Kedah Utara

Defunct federal constituency
- Legislature: Dewan Rakyat
- Constituency created: 1955
- Constituency abolished: 1959
- First contested: 1955
- Last contested: 1955

= Kedah Utara (Federal Legislative Council constituency) =

Abolished federal constituency in Malaysia

Kedah Utara was a federal constituency in Kedah, Malaysia, that has been represented in the Federal Legislative Council from 1955 to 1959.

The federal constituency was created in the 1955 redistribution and is mandated to return a single member to the Federal Legislative Council under the first past the post voting system.

== History ==
It was abolished in 1959 when it was redistributed.

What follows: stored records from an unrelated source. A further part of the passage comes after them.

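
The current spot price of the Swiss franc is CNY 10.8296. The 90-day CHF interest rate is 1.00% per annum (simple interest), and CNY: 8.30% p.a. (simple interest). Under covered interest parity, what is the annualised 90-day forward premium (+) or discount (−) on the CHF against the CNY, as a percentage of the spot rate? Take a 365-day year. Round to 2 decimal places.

+7.28%

T = 90/365 years.
CIP forward (CNY per CHF) = 10.8296 × 1.0204658/1.0024658 = 11.0240533.
(F − S)/S ÷ T = (11.0240533 − 10.8296)/10.8296/(90/365) = 0.072820 → 7.28%.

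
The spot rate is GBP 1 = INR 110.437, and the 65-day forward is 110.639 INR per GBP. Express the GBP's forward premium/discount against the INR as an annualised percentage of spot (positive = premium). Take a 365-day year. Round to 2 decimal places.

+1.03%

T = 65/365 years.
(F − S)/S = (110.639 − 110.437)/110.437 = 0.0018291.
×(1/T) gives 1.03% p.a.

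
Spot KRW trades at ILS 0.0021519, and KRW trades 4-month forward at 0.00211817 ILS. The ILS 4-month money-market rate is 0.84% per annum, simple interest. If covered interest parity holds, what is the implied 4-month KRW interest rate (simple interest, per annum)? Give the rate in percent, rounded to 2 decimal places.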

=== Representation history ===

Members of Parliament for Kedah Utara
| Parliament | Years | Member | Party | Vote Share |
Constituency created
| 1st | 1955–1959 | Syed Ahmad Syed Mahmud Shahabudin (سيد احمد سيد مهمود شاهبودين) | Alliance (UMNO) | 25,544 89.85% |
Constituency abolished, split into Jitra-Padang Terap and Kubang Pasu Barat

=== State constituency ===

| Parliamentary constituency | State constituency |  |  |  |  |  |  |
| 1955–1959* | 1959–1974 | 1974–1986 | 1986–1995 | 1995–2004 | 2004–2018 | 2018–present |
| Kedah Utara | Jitra-Padang Terap |  |  |  |  |  |  |
| Kubang Pasu Barat |  |  |  |  |  |  |

== Election results ==

Malayan general election, 1955: Kedah Utara
| Party |  | Candidate | Votes | % |
|  | Alliance | Syed Ahmad Shahbuddin | 25,544 | 89.85 |
|  | Independent | Abdullah Abbas | 1,578 | 5.55 |
|  | National Party | Laidin Abdul Manan | 1,309 | 4.60 |
| Total valid votes |  |  | 28,431 | 100.00 |
| Total rejected ballots |  |  |  |
| Unreturned ballots |  |  |  |
| Turnout |  |  | 28,431 | 86.00 |
| Registered electors |  |  | 33,059 |
| Majority |  |  | 23,966 | 84.30 |
This was a new constituency created.